Tollé sur Twitter, pétition et tribune indignées accueillent « Opération renaissance », une nouvelle téléréalité sur M6 qui montrera dès lundi le parcours de dix personnes obèses, candidates à la chirurgie bariatrique pour réduire leur estomac.
La polémique avait déjà éclaté en 2017 lors de l’annonce du projet. Des associations anti-grossophobie étaient montées au créneau, outrées par la révélation de mises en scène envisagées, comme faire porter aux participants l’équivalent de leur poids perdu lors d’une randonnée en sac à dos.
Mais depuis la publication lundi d’extraits et de la bande annonce de l’émission, l’indignation est remontée illico sur Twitter où fleurit le mot-clé #pasmarenaissance. Une pétition ouverte par le collectif Gras Politique y circule aussi : elle avait recueilli plus de 6.400 signatures vendredi.
« Les personnes obèses sont considérées comme mortes-vivantes tant qu’elles ne réussissent pas à maigrir », fustige Gras Politique, qui se présente comme « un collectif de personnes gros-ses », dans une tribune publiée sur Médiapart, et signée par plus de 170 associations, soignants, personnalités et particuliers.
L’association déplore la diffusion d’une « vitrine publicitaire mensongère pour les chirurgies bariatriques » conçue sans « point de vue critique », ni « transparence concernant ses soubassements financiers et idéologiques ».

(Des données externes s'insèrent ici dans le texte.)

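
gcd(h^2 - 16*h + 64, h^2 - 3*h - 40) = h - 8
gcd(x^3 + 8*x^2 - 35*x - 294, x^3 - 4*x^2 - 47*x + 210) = x^2 + x - 42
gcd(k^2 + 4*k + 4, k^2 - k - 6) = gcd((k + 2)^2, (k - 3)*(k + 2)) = k + 2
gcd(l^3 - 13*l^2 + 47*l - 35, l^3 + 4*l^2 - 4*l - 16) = 1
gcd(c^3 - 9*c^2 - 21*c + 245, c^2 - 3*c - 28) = c - 7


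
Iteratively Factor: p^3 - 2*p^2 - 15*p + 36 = (p + 4)*(p^2 - 6*p + 9) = (p - 3)*(p + 4)*(p - 3)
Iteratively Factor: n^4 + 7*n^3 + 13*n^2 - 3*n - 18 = (n + 3)*(n^3 + 4*n^2 + n - 6) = (n + 3)^2*(n^2 + n - 2) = (n - 1)*(n + 3)^2*(n + 2)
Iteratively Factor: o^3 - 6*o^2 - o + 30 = (o - 5)*(o^2 - o - 6) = (o - 5)*(o - 3)*(o + 2)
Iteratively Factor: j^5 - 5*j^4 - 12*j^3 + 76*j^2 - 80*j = (j + 4)*(j^4 - 9*j^3 + 24*j^2 - 20*j) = (j - 2)*(j + 4)*(j^3 - 7*j^2 + 10*j) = (j - 2)^2*(j + 4)*(j^2 - 5*j) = (j - 5)*(j - 2)^2*(j + 4)*(j)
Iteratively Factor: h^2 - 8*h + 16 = (h - 4)*(h - 4)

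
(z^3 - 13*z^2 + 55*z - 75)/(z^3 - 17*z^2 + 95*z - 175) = (z - 3)/(z - 7)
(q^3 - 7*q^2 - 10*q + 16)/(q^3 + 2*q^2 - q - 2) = (q - 8)/(q + 1)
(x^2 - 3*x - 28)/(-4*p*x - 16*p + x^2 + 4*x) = (x - 7)/(-4*p + x)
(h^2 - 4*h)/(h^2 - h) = (h - 4)/(h - 1)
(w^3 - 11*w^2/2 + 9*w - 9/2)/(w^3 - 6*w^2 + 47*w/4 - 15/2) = 2*(w^2 - 4*w + 3)/(2*w^2 - 9*w + 10)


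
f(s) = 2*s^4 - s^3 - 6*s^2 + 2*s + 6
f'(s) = 8*s^3 - 3*s^2 - 12*s + 2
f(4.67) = 733.90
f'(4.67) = 695.31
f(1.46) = 2.11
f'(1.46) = 2.98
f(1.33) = 1.95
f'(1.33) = -0.45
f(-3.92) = 438.45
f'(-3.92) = -478.95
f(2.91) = 79.79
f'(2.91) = 138.81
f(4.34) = 529.48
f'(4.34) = 547.39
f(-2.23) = 32.25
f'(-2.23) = -74.88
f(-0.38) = 4.47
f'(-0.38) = 5.69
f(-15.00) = 103251.00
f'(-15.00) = -27493.00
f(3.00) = 93.00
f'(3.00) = 155.00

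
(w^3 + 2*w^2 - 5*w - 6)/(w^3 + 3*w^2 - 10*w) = (w^2 + 4*w + 3)/(w*(w + 5))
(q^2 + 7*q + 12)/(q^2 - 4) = (q^2 + 7*q + 12)/(q^2 - 4)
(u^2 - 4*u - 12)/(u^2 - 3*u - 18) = (u + 2)/(u + 3)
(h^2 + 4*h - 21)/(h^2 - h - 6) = (h + 7)/(h + 2)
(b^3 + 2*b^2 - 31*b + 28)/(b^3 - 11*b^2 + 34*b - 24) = (b + 7)/(b - 6)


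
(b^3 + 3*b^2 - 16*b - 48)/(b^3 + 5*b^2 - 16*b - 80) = (b + 3)/(b + 5)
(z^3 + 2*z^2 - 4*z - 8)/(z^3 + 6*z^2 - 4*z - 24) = (z + 2)/(z + 6)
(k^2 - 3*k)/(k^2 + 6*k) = (k - 3)/(k + 6)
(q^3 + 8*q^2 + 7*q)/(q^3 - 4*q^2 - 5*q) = (q + 7)/(q - 5)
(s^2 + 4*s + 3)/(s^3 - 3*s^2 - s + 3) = (s + 3)/(s^2 - 4*s + 3)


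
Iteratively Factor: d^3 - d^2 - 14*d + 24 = (d + 4)*(d^2 - 5*d + 6) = (d - 3)*(d + 4)*(d - 2)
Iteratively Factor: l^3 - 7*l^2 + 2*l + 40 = (l + 2)*(l^2 - 9*l + 20) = (l - 4)*(l + 2)*(l - 5)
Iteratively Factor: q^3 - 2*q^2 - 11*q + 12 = (q - 1)*(q^2 - q - 12) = (q - 1)*(q + 3)*(q - 4)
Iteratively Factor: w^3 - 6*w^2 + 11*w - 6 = (w - 2)*(w^2 - 4*w + 3) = (w - 3)*(w - 2)*(w - 1)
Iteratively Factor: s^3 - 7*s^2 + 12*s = (s)*(s^2 - 7*s + 12) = s*(s - 4)*(s - 3)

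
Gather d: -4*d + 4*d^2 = 4*d^2 - 4*d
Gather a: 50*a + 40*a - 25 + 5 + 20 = 90*a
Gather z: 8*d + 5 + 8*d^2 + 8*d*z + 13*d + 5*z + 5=8*d^2 + 21*d + z*(8*d + 5) + 10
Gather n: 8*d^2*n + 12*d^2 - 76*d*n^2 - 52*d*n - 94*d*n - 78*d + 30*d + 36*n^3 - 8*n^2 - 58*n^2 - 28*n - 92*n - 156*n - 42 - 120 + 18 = 12*d^2 - 48*d + 36*n^3 + n^2*(-76*d - 66) + n*(8*d^2 - 146*d - 276) - 144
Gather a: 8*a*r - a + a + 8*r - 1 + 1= 8*a*r + 8*r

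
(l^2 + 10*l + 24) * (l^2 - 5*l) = l^4 + 5*l^3 - 26*l^2 - 120*l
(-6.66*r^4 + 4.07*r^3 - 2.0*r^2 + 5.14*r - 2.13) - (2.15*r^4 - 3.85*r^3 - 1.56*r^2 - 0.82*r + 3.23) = -8.81*r^4 + 7.92*r^3 - 0.44*r^2 + 5.96*r - 5.36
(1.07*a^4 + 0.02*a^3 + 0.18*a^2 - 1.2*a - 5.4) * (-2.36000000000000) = -2.5252*a^4 - 0.0472*a^3 - 0.4248*a^2 + 2.832*a + 12.744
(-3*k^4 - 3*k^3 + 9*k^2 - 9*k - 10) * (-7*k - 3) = 21*k^5 + 30*k^4 - 54*k^3 + 36*k^2 + 97*k + 30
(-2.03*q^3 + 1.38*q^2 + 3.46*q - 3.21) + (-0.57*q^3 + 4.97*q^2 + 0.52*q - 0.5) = -2.6*q^3 + 6.35*q^2 + 3.98*q - 3.71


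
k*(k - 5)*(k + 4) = k^3 - k^2 - 20*k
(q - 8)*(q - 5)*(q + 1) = q^3 - 12*q^2 + 27*q + 40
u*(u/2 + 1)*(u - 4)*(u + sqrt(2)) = u^4/2 - u^3 + sqrt(2)*u^3/2 - 4*u^2 - sqrt(2)*u^2 - 4*sqrt(2)*u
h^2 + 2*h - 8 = (h - 2)*(h + 4)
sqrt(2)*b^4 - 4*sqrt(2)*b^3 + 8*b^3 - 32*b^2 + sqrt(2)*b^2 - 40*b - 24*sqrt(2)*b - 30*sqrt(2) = (b - 5)*(b + sqrt(2))*(b + 3*sqrt(2))*(sqrt(2)*b + sqrt(2))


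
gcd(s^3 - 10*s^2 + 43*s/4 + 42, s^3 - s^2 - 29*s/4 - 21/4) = s^2 - 2*s - 21/4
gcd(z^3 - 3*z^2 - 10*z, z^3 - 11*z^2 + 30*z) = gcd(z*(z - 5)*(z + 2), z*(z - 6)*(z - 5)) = z^2 - 5*z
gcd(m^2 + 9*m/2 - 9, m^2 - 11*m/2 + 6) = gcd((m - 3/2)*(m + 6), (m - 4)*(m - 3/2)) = m - 3/2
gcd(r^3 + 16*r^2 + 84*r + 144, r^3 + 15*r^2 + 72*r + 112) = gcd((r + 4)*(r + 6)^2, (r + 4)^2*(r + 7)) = r + 4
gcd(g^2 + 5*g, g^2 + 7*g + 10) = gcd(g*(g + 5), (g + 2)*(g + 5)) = g + 5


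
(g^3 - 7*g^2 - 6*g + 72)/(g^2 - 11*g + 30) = (g^2 - g - 12)/(g - 5)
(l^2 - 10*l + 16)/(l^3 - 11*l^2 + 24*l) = (l - 2)/(l*(l - 3))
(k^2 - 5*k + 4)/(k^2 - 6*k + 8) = (k - 1)/(k - 2)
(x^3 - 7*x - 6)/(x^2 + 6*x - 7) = (x^3 - 7*x - 6)/(x^2 + 6*x - 7)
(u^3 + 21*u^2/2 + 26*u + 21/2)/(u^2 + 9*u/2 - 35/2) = (2*u^2 + 7*u + 3)/(2*u - 5)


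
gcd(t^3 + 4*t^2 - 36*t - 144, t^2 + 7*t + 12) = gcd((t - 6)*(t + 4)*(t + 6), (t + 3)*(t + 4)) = t + 4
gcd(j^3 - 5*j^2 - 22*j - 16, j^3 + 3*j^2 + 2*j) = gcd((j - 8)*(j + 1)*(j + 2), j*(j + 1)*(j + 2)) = j^2 + 3*j + 2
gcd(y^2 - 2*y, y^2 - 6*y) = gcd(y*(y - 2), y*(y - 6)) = y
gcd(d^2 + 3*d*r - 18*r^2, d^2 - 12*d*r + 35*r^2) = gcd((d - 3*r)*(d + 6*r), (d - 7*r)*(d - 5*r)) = 1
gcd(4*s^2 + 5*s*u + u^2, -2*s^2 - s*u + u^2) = s + u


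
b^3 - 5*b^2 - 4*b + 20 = (b - 5)*(b - 2)*(b + 2)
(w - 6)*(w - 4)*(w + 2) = w^3 - 8*w^2 + 4*w + 48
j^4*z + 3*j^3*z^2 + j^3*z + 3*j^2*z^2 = j^2*(j + 3*z)*(j*z + z)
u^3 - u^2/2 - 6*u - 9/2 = (u - 3)*(u + 1)*(u + 3/2)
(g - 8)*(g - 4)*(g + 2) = g^3 - 10*g^2 + 8*g + 64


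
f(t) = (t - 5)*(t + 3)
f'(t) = 2*t - 2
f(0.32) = -15.54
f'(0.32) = -1.36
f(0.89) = -15.99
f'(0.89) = -0.22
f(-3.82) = 7.23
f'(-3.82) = -9.64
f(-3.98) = 8.80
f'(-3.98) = -9.96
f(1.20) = -15.96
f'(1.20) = 0.40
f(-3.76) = 6.66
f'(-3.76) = -9.52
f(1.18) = -15.97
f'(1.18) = 0.36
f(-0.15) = -14.68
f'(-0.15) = -2.30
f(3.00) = -12.00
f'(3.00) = 4.00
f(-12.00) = 153.00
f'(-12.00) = -26.00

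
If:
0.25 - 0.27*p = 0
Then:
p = 0.93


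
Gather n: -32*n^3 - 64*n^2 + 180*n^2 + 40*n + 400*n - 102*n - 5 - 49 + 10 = -32*n^3 + 116*n^2 + 338*n - 44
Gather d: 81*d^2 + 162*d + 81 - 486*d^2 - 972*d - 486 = -405*d^2 - 810*d - 405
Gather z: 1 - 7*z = 1 - 7*z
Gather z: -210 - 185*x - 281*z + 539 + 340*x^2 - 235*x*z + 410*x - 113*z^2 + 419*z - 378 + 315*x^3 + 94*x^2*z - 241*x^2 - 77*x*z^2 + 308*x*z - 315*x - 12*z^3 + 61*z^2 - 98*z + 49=315*x^3 + 99*x^2 - 90*x - 12*z^3 + z^2*(-77*x - 52) + z*(94*x^2 + 73*x + 40)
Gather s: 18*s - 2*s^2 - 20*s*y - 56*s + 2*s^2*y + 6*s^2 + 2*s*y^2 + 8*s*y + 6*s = s^2*(2*y + 4) + s*(2*y^2 - 12*y - 32)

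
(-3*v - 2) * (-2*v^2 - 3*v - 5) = 6*v^3 + 13*v^2 + 21*v + 10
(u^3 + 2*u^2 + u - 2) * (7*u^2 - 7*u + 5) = 7*u^5 + 7*u^4 - 2*u^3 - 11*u^2 + 19*u - 10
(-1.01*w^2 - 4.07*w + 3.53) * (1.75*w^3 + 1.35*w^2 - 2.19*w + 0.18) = -1.7675*w^5 - 8.486*w^4 + 2.8949*w^3 + 13.497*w^2 - 8.4633*w + 0.6354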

Elle appelle à ne pas se laisser « berner par le filtre de la télévision », qui dresse une « présentation idyllique d’un système de santé bienveillant et respectueux des personnes grosses, et d’une prise en charge optimale » pour les opérées.
« Changer le regard »
« Ce qu’ils dénoncent, je le sais, c’est dans l’émission », réagit Karine Le Marchand, auprès de l’AFP. Réalisatrice, productrice et présentatrice du programme, elle a suivi l’évolution des participants pendant près de trois ans.
« Sur les 10 candidats, j’en ai cinq en dépression, un qui est devenu alcoolique, une qui a failli mourir au bloc, si ça c’est enjoliver la réalité de la chirurgie bariatrique… », interroge l’animatrice vedette de M6.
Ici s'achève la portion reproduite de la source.